Along with the effects of the cattle, prolonged droughts have degraded much of the village's farmland. The village is far from self-sufficient in food production. The villagers grow wheat, corn, and groundnuts. They also harvest wood and grasses from a nearby forest under an agreement with the Haryana State Forestry Department. Nevertheless, as Mrs. Kaur said, "Even if we are lucky, our food stocks last only half the year. Many of our men, including my husband, must migrate to nearby towns in search of work. Or else they hire themselves out to larger landowners" [for the equivalent of 50 US cents a day].

Recently, the government built a catchment dam in the wooded hills behind the village, raising peoples' hopes of having a more secure source of water for most of the year. "If we also had the possibility to plan our families better," said Mrs. Kaur, "our chronic food shortages would not be such a burden. We would have fewer mouths to feed."


L eopoldo Torrez
El Chile, Nicaragua

"I wish that, when I was younger, I had family planning. I would not have had as many children."
PHOTO

Leopoldo Torrez is a subsistence farmer in the tiny village of El Chile, Nicaragua. El Chile clings to the side of a steep slope deep within the hilly district of San Ramon. Patches of tropical forest remain, but most of the land has been cleared by farmers like Torrez. The one dirt road through the hills to the village is washed out during the rainy season. Even when the road is passable, only 4-wheel drive vehicles and horses can get through. Most people make the 3-hour trek to and from the nearest paved road on foot.

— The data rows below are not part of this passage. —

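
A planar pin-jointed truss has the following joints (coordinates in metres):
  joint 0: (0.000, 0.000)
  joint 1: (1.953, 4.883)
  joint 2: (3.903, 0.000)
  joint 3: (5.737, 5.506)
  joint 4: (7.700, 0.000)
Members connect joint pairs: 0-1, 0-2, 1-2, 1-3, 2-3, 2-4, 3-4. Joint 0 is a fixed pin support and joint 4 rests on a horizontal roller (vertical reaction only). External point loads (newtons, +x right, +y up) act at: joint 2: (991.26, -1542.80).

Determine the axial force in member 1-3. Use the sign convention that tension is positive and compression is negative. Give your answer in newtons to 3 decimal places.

-578.262

N=5 nodes, M=7 members, R=3 reactions → 2N=10, M+R=10
member 0 (0-1): L=5.2591, (cx,cy)=(0.3714,0.9285)
member 1 (0-2): L=3.9030, (cx,cy)=(1.0000,0.0000)
member 2 (1-2): L=5.2580, (cx,cy)=(0.3709,-0.9287)
member 3 (1-3): L=3.8349, (cx,cy)=(0.9867,0.1625)
member 4 (2-3): L=5.8034, (cx,cy)=(0.3160,0.9488)
member 5 (2-4): L=3.7970, (cx,cy)=(1.0000,0.0000)
member 6 (3-4): L=5.8455, (cx,cy)=(0.3358,-0.9419)
solve A·x = −loads:
  F[0-1] = -819.3743 N (compression)
  F[0-2] = +1295.5411 N (tension)
  F[1-2] = +718.0466 N (tension)
  F[1-3] = -578.2617 N (compression)
  F[2-3] = +923.2758 N (tension)
  F[2-4] = +278.8056 N (tension)
  F[3-4] = -830.2329 N (compression)
  Rx@0 = -991.2600 N
  Ry@0 = +760.7807 N
  Ry@4 = +782.0193 N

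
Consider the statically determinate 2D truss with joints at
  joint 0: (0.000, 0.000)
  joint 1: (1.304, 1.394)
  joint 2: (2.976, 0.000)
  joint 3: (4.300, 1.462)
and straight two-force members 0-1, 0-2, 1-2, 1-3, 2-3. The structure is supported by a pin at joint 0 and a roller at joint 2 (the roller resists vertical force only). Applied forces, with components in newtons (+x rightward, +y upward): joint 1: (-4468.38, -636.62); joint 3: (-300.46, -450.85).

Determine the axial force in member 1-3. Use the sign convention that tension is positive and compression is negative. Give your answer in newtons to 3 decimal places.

110.125

N=4 nodes, M=5 members, R=3 reactions → 2N=8, M+R=8
member 0 (0-1): L=1.9088, (cx,cy)=(0.6831,0.7303)
member 1 (0-2): L=2.9760, (cx,cy)=(1.0000,0.0000)
member 2 (1-2): L=2.1769, (cx,cy)=(0.7681,-0.6404)
member 3 (1-3): L=2.9968, (cx,cy)=(0.9997,0.0227)
member 4 (2-3): L=1.9724, (cx,cy)=(0.6713,0.7412)
solve A·x = −loads:
  F[0-1] = -3283.2895 N (compression)
  F[0-2] = -2525.8966 N (compression)
  F[1-2] = +2754.0955 N (tension)
  F[1-3] = +110.1250 N (tension)
  F[2-3] = -611.6224 N (compression)
  Rx@0 = +4768.8400 N
  Ry@0 = +2397.7478 N
  Ry@2 = -1310.2778 N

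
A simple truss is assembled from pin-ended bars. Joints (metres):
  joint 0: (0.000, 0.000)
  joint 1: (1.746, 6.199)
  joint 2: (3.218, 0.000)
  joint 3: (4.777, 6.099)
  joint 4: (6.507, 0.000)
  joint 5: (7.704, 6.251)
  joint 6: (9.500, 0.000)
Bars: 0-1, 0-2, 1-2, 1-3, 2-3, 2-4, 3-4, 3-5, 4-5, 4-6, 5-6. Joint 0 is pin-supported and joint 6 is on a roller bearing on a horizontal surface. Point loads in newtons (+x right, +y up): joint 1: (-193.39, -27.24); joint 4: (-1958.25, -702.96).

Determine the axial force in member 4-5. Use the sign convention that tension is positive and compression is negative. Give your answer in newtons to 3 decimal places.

N=7 nodes, M=11 members, R=3 reactions → 2N=14, M+R=14
member 0 (0-1): L=6.4402, (cx,cy)=(0.2711,0.9625)
member 1 (0-2): L=3.2180, (cx,cy)=(1.0000,0.0000)
member 2 (1-2): L=6.3714, (cx,cy)=(0.2310,-0.9729)
member 3 (1-3): L=3.0326, (cx,cy)=(0.9995,-0.0330)
member 4 (2-3): L=6.2951, (cx,cy)=(0.2477,0.9688)
member 5 (2-4): L=3.2890, (cx,cy)=(1.0000,0.0000)
member 6 (3-4): L=6.3396, (cx,cy)=(0.2729,-0.9620)
member 7 (3-5): L=2.9309, (cx,cy)=(0.9987,0.0519)
member 8 (4-5): L=6.3646, (cx,cy)=(0.1881,0.9822)
member 9 (4-6): L=2.9930, (cx,cy)=(1.0000,0.0000)
member 10 (5-6): L=6.5039, (cx,cy)=(0.2761,-0.9611)
solve A·x = −loads:
  F[0-1] = -384.2872 N (compression)
  F[0-2] = -2047.4560 N (compression)
  F[1-2] = +351.9151 N (tension)
  F[1-3] = +7.9061 N (tension)
  F[2-3] = -353.4033 N (compression)
  F[2-4] = -1878.6305 N (compression)
  F[3-4] = +346.7675 N (tension)
  F[3-5] = -174.4828 N (compression)
  F[4-5] = +376.0645 N (tension)
  F[4-6] = +103.5207 N (tension)
  F[5-6] = -374.8816 N (compression)
  Rx@0 = +2151.6400 N
  Ry@0 = +369.8950 N
  Ry@6 = +360.3050 N

376.065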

Torrez has spent 20 years trying to scratch a living from a 2-hectare rocky plot. He and his wife have six children to feed—three girls and three boys. Their two crops each of beans and corn can feed the family for only half the year. Between harvests Torrez tries to find work as a day laborer. The children all attend school, but at harvest time everyone has to work on the land.

Life is hard for the Torrez family. If the harvest fails or Leopoldo cannot find enough work between harvests, there sometimes is little to eat. He is fatalistic about the future: "Whatever happens, happens," he said. "We have survived this far. We just have to keep going." But, he added, "I wish that, when I was younger, I had family planning. I would not have had as many children."